The Greek government is poised to clarify its next round of economic support measures in the coming week, as official data is expected to confirm a significantly stronger fiscal performance than initially projected.
On April 22, Eurostat will announce Greece’s primary surplus for 2025, widely estimated at around 4.9% of GDP, or roughly €12 billion. The figure exceeds the original budget target of €9.15 billion, equivalent to 3.7% of GDP, marking a substantial fiscal overperformance.
This development is expected to trigger formal discussions between Athens and European institutions over how much of the surplus can be channeled back into the economy, within the strict framework of EU fiscal rules.
Fiscal space and negotiations with Brussels
The surplus, potentially reaching €12.2 billion, is believed to create additional fiscal space of more than €3 billion. However, the final amount available for public spending will depend on negotiations with Brussels, underscoring the continued oversight of Greece’s fiscal policy by European partners.
Kyriakos Pierrakakis, Greece’s minister of national economy and finance and president of the Eurogroup, said the final figures are still pending but confirmed that both the primary and overall surplus will exceed expectations.
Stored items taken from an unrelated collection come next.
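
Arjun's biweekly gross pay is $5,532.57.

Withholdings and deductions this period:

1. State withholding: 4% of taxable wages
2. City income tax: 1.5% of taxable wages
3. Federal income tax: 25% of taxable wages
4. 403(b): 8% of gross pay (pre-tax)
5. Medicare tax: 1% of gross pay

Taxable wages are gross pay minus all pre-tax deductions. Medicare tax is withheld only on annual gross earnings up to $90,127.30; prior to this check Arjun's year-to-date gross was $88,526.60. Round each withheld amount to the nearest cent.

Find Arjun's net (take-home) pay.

403(b): $5,532.57 × 0.08 = $442.61
Taxable wages = $5,532.57 − $442.61 = $5,089.96
State withholding: $5,089.96 × 0.04 = $203.60
City income tax: $5,089.96 × 0.015 = $76.35
Federal income tax: $5,089.96 × 0.25 = $1,272.49
Medicare tax: only $90,127.30 − $88,526.60 = $1,600.70 of this check is subject → $1,600.70 × 0.01 = $16.01
Total deductions = $442.61 + $203.60 + $76.35 + $1,272.49 + $16.01 = $2,011.06
Net pay = $5,532.57 − $2,011.06 = $3,521.51

$3,521.51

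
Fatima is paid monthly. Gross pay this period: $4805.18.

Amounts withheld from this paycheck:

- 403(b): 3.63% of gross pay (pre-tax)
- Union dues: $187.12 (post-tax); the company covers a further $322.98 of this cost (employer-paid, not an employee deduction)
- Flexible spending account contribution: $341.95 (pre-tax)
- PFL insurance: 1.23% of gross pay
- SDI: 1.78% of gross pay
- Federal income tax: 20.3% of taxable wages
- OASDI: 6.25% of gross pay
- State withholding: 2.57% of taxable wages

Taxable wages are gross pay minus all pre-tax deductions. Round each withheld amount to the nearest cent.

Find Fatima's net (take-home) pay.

$2675.88

Flexible spending account contribution: $341.95
403(b): $4805.18 × 0.0363 = $174.43
Pre-tax total = $341.95 + $174.43 = $516.38
Taxable wages = $4805.18 − $516.38 = $4288.80
Federal income tax: $4288.80 × 0.203 = $870.63
State withholding: $4288.80 × 0.0257 = $110.22
PFL insurance: $4805.18 × 0.0123 = $59.10
SDI: $4805.18 × 0.0178 = $85.53
OASDI: $4805.18 × 0.0625 = $300.32
Union dues: $187.12
(Employer's $322.98 toward union dues is not withheld from the employee.)
Total deductions = $341.95 + $174.43 + $870.63 + $110.22 + $59.10 + $85.53 + $300.32 + $187.12 = $2129.30
Net pay = $4805.18 − $2129.30 = $2675.88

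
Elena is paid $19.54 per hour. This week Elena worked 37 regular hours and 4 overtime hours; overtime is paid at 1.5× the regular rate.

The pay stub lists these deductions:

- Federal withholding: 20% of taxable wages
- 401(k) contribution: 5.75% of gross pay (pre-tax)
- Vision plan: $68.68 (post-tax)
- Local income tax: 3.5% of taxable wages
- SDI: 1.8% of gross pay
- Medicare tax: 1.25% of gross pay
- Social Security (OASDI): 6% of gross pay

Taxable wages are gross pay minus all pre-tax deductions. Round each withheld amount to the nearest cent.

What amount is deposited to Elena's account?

Regular pay: 37 × $19.54 = $722.98
Overtime pay: 4 × $19.54 × 1.5 = $117.24
Gross pay = $722.98 + $117.24 = $840.22
401(k) contribution: $840.22 × 0.0575 = $48.31
Taxable wages = $840.22 − $48.31 = $791.91
Local income tax: $791.91 × 0.035 = $27.72
Federal withholding: $791.91 × 0.2 = $158.38
Social Security (OASDI): $840.22 × 0.06 = $50.41
Medicare tax: $840.22 × 0.0125 = $10.50
SDI: $840.22 × 0.018 = $15.12
Vision plan: $68.68
Total deductions = $48.31 + $27.72 + $158.38 + $50.41 + $10.50 + $15.12 + $68.68 = $379.12
Net pay = $840.22 − $379.12 = $461.10

$461.10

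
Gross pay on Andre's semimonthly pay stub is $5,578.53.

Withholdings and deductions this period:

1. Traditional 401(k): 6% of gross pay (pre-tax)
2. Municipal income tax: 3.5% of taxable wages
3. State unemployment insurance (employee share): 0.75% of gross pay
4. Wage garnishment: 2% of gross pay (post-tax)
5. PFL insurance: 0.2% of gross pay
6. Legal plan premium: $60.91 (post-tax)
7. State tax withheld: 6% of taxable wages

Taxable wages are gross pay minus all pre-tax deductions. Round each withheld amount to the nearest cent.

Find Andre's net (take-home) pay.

$4,520.18

Traditional 401(k): $5,578.53 × 0.06 = $334.71
Taxable wages = $5,578.53 − $334.71 = $5,243.82
Municipal income tax: $5,243.82 × 0.035 = $183.53
State tax withheld: $5,243.82 × 0.06 = $314.63
State unemployment insurance (employee share): $5,578.53 × 0.0075 = $41.84
PFL insurance: $5,578.53 × 0.002 = $11.16
Wage garnishment: $5,578.53 × 0.02 = $111.57
Legal plan premium: $60.91
Total deductions = $334.71 + $183.53 + $314.63 + $41.84 + $11.16 + $111.57 + $60.91 = $1,058.35
Net pay = $5,578.53 − $1,058.35 = $4,520.18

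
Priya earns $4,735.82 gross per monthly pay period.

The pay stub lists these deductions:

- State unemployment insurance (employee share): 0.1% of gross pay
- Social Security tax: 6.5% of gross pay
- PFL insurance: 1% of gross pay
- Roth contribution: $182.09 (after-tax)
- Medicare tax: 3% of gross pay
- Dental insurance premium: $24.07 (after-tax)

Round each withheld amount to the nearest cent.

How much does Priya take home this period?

$4,027.66

PFL insurance: $4,735.82 × 0.01 = $47.36
Social Security tax: $4,735.82 × 0.065 = $307.83
Medicare tax: $4,735.82 × 0.03 = $142.07
State unemployment insurance (employee share): $4,735.82 × 0.001 = $4.74
Dental insurance premium: $24.07
Roth contribution: $182.09
Total deductions = $47.36 + $307.83 + $142.07 + $4.74 + $24.07 + $182.09 = $708.16
Net pay = $4,735.82 − $708.16 = $4,027.66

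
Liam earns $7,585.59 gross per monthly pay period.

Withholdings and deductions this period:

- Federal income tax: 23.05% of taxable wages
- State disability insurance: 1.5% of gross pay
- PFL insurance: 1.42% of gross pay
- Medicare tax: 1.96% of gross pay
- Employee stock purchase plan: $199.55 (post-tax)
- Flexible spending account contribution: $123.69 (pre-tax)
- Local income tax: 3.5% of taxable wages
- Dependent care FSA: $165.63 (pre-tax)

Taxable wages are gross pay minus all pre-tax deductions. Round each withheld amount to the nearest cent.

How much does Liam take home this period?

Flexible spending account contribution: $123.69
Dependent care FSA: $165.63
Pre-tax total = $123.69 + $165.63 = $289.32
Taxable wages = $7,585.59 − $289.32 = $7,296.27
Local income tax: $7,296.27 × 0.035 = $255.37
Federal income tax: $7,296.27 × 0.2305 = $1,681.79
State disability insurance: $7,585.59 × 0.015 = $113.78
PFL insurance: $7,585.59 × 0.0142 = $107.72
Medicare tax: $7,585.59 × 0.0196 = $148.68
Employee stock purchase plan: $199.55
Total deductions = $123.69 + $165.63 + $255.37 + $1,681.79 + $113.78 + $107.72 + $148.68 + $199.55 = $2,796.21
Net pay = $7,585.59 − $2,796.21 = $4,789.38

$4,789.38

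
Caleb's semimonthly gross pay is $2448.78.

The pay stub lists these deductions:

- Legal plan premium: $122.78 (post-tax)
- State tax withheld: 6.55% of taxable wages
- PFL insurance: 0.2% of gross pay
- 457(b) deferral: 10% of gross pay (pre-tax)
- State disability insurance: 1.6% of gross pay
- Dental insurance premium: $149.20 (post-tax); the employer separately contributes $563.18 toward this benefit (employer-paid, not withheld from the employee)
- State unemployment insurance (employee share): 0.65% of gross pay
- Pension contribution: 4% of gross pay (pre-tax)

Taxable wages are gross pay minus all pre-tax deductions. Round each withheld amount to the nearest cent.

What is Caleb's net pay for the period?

$1636.03

457(b) deferral: $2448.78 × 0.1 = $244.88
Pension contribution: $2448.78 × 0.04 = $97.95
Pre-tax total = $244.88 + $97.95 = $342.83
Taxable wages = $2448.78 − $342.83 = $2105.95
State tax withheld: $2105.95 × 0.0655 = $137.94
PFL insurance: $2448.78 × 0.002 = $4.90
State disability insurance: $2448.78 × 0.016 = $39.18
State unemployment insurance (employee share): $2448.78 × 0.0065 = $15.92
Legal plan premium: $122.78
Dental insurance premium: $149.20
(Employer's $563.18 toward dental insurance premium is not withheld from the employee.)
Total deductions = $244.88 + $97.95 + $137.94 + $4.90 + $39.18 + $15.92 + $122.78 + $149.20 = $812.75
Net pay = $2448.78 − $812.75 = $1636.03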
“The exact figures will become clear in the coming days, once we have the final data,” he said, stressing that any additional spending capacity must be agreed upon with European authorities.
While the estimated €3 billion “overperformance” provides a strong starting point, it does not automatically translate into available funds for new measures. “We must agree with Brussels on what fiscal space is available for spending,” Pierrakakis noted.
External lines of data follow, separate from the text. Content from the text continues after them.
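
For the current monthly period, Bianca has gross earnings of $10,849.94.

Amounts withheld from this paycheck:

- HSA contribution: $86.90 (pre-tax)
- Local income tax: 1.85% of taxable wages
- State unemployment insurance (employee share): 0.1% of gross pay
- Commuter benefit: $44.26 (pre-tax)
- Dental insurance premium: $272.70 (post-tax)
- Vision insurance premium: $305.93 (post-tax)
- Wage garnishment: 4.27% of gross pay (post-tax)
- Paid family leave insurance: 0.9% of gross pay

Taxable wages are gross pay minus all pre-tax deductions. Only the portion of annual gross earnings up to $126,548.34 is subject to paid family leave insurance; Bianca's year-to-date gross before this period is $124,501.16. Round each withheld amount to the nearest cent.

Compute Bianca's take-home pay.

HSA contribution: $86.90
Commuter benefit: $44.26
Pre-tax total = $86.90 + $44.26 = $131.16
Taxable wages = $10,849.94 − $131.16 = $10,718.78
Local income tax: $10,718.78 × 0.0185 = $198.30
State unemployment insurance (employee share): $10,849.94 × 0.001 = $10.85
Paid family leave insurance: only $126,548.34 − $124,501.16 = $2,047.18 of this check is subject → $2,047.18 × 0.009 = $18.42
Dental insurance premium: $272.70
Vision insurance premium: $305.93
Wage garnishment: $10,849.94 × 0.0427 = $463.29
Total deductions = $86.90 + $44.26 + $198.30 + $10.85 + $18.42 + $272.70 + $305.93 + $463.29 = $1,400.65
Net pay = $10,849.94 − $1,400.65 = $9,449.29

$9,449.29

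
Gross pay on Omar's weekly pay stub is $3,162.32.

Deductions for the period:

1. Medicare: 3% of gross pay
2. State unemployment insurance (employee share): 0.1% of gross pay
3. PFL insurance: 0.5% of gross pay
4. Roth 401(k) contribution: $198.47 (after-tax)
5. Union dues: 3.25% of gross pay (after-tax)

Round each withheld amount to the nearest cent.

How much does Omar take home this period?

$2,747.23

Medicare: $3,162.32 × 0.03 = $94.87
State unemployment insurance (employee share): $3,162.32 × 0.001 = $3.16
PFL insurance: $3,162.32 × 0.005 = $15.81
Roth 401(k) contribution: $198.47
Union dues: $3,162.32 × 0.0325 = $102.78
Total deductions = $94.87 + $3.16 + $15.81 + $198.47 + $102.78 = $415.09
Net pay = $3,162.32 − $415.09 = $2,747.23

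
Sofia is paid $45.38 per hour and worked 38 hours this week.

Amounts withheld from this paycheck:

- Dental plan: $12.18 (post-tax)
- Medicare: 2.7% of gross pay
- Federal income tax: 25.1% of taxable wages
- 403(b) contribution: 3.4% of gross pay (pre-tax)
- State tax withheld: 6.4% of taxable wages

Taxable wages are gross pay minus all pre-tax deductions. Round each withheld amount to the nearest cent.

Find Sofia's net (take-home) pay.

Gross pay: 38 × $45.38 = $1724.44
403(b) contribution: $1724.44 × 0.034 = $58.63
Taxable wages = $1724.44 − $58.63 = $1665.81
State tax withheld: $1665.81 × 0.064 = $106.61
Federal income tax: $1665.81 × 0.251 = $418.12
Medicare: $1724.44 × 0.027 = $46.56
Dental plan: $12.18
Total deductions = $58.63 + $106.61 + $418.12 + $46.56 + $12.18 = $642.10
Net pay = $1724.44 − $642.10 = $1082.34

$1082.34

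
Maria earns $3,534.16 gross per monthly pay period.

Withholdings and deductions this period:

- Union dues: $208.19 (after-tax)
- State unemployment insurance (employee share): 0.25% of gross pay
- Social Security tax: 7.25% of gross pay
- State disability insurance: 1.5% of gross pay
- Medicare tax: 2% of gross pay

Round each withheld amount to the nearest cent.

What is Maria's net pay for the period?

Social Security tax: $3,534.16 × 0.0725 = $256.23
State unemployment insurance (employee share): $3,534.16 × 0.0025 = $8.84
Medicare tax: $3,534.16 × 0.02 = $70.68
State disability insurance: $3,534.16 × 0.015 = $53.01
Union dues: $208.19
Total deductions = $256.23 + $8.84 + $70.68 + $53.01 + $208.19 = $596.95
Net pay = $3,534.16 − $596.95 = $2,937.21

$2,937.21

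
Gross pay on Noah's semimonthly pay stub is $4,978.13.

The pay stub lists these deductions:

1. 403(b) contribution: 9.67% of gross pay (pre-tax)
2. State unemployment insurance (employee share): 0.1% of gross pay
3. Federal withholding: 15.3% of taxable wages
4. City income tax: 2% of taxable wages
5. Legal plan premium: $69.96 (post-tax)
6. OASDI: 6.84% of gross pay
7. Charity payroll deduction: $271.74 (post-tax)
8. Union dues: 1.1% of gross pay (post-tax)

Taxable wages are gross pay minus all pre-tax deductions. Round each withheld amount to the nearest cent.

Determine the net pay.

$2,976.87

403(b) contribution: $4,978.13 × 0.0967 = $481.39
Taxable wages = $4,978.13 − $481.39 = $4,496.74
Federal withholding: $4,496.74 × 0.153 = $688.00
City income tax: $4,496.74 × 0.02 = $89.93
State unemployment insurance (employee share): $4,978.13 × 0.001 = $4.98
OASDI: $4,978.13 × 0.0684 = $340.50
Charity payroll deduction: $271.74
Union dues: $4,978.13 × 0.011 = $54.76
Legal plan premium: $69.96
Total deductions = $481.39 + $688.00 + $89.93 + $4.98 + $340.50 + $271.74 + $54.76 + $69.96 = $2,001.26
Net pay = $4,978.13 − $2,001.26 = $2,976.87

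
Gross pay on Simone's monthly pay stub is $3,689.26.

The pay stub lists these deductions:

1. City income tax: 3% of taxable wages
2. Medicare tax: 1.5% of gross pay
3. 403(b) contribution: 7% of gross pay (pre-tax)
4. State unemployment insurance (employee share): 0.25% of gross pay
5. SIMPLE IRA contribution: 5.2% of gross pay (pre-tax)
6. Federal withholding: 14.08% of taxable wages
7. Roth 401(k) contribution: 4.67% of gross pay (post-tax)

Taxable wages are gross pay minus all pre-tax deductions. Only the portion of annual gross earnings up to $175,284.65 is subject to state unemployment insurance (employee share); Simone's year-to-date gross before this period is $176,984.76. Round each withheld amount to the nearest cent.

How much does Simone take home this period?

403(b) contribution: $3,689.26 × 0.07 = $258.25
SIMPLE IRA contribution: $3,689.26 × 0.052 = $191.84
Pre-tax total = $258.25 + $191.84 = $450.09
Taxable wages = $3,689.26 − $450.09 = $3,239.17
Federal withholding: $3,239.17 × 0.1408 = $456.08
City income tax: $3,239.17 × 0.03 = $97.18
Medicare tax: $3,689.26 × 0.015 = $55.34
State unemployment insurance (employee share): annual cap $175,284.65 already reached (YTD $176,984.76), so $0.00
Roth 401(k) contribution: $3,689.26 × 0.0467 = $172.29
Total deductions = $258.25 + $191.84 + $456.08 + $97.18 + $55.34 + $0.00 + $172.29 = $1,230.98
Net pay = $3,689.26 − $1,230.98 = $2,458.28

$2,458.28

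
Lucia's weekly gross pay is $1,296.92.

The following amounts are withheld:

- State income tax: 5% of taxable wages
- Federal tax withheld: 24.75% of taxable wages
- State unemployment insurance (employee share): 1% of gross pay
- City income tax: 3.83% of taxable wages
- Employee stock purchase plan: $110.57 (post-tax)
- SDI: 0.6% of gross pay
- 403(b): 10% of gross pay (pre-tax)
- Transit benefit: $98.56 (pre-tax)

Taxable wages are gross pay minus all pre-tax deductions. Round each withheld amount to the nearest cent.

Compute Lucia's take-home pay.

$578.49

Transit benefit: $98.56
403(b): $1,296.92 × 0.1 = $129.69
Pre-tax total = $98.56 + $129.69 = $228.25
Taxable wages = $1,296.92 − $228.25 = $1,068.67
Federal tax withheld: $1,068.67 × 0.2475 = $264.50
State income tax: $1,068.67 × 0.05 = $53.43
City income tax: $1,068.67 × 0.0383 = $40.93
State unemployment insurance (employee share): $1,296.92 × 0.01 = $12.97
SDI: $1,296.92 × 0.006 = $7.78
Employee stock purchase plan: $110.57
Total deductions = $98.56 + $129.69 + $264.50 + $53.43 + $40.93 + $12.97 + $7.78 + $110.57 = $718.43
Net pay = $1,296.92 − $718.43 = $578.49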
Targeted support measures under consideration
Government officials are already weighing a range of targeted interventions aimed at cushioning households and businesses from rising costs, particularly in energy and fuel.
Among the scenarios under review:
- An extension of subsidies on diesel fuel for an additional month
- A potential new round of the Fuel Pass program, should gasoline prices remain elevated
- The possible revival of the Market Pass scheme, aimed at supporting food purchases amid rising inflation
Authorities are also considering activating subsidies for electricity and natural gas if energy prices spike again, alongside maintaining price controls and profit margin caps on essential goods.
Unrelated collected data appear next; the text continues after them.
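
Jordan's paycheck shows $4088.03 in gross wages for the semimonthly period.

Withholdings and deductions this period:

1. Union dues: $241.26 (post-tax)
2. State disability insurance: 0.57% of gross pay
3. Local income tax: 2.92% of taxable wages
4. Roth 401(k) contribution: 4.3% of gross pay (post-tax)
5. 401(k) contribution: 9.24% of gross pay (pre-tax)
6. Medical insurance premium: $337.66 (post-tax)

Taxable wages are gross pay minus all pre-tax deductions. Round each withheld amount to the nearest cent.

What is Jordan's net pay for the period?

401(k) contribution: $4088.03 × 0.0924 = $377.73
Taxable wages = $4088.03 − $377.73 = $3710.30
Local income tax: $3710.30 × 0.0292 = $108.34
State disability insurance: $4088.03 × 0.0057 = $23.30
Medical insurance premium: $337.66
Union dues: $241.26
Roth 401(k) contribution: $4088.03 × 0.043 = $175.79
Total deductions = $377.73 + $108.34 + $23.30 + $337.66 + $241.26 + $175.79 = $1264.08
Net pay = $4088.03 − $1264.08 = $2823.95

$2823.95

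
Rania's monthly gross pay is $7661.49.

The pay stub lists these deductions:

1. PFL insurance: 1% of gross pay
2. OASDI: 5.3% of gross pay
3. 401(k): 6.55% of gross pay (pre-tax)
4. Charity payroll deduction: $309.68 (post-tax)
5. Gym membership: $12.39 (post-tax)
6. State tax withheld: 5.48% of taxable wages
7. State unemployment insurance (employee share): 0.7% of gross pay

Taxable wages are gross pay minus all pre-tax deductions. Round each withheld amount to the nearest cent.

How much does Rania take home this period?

401(k): $7661.49 × 0.0655 = $501.83
Taxable wages = $7661.49 − $501.83 = $7159.66
State tax withheld: $7159.66 × 0.0548 = $392.35
PFL insurance: $7661.49 × 0.01 = $76.61
State unemployment insurance (employee share): $7661.49 × 0.007 = $53.63
OASDI: $7661.49 × 0.053 = $406.06
Gym membership: $12.39
Charity payroll deduction: $309.68
Total deductions = $501.83 + $392.35 + $76.61 + $53.63 + $406.06 + $12.39 + $309.68 = $1752.55
Net pay = $7661.49 − $1752.55 = $5908.94

$5908.94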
Energy risks shape policy response
The final mix of measures will depend heavily on the size of the fiscal space and broader geopolitical developments—particularly energy market volatility linked to tensions in the Middle East.
Greek officials are closely monitoring developments in the Strait of Hormuz, a critical global energy transit route, as part of their assessment.
“We will wait for the final data, assess the available fiscal space, and correlate our decisions with developments in the Strait of Hormuz and the broader energy crisis,” Pierrakakis said. “We will intervene accordingly.”
Despite the improved fiscal outlook, Athens is expected to remain firmly aligned with EU budgetary constraints. Any support measures will need to strike a careful balance between economic relief and fiscal discipline.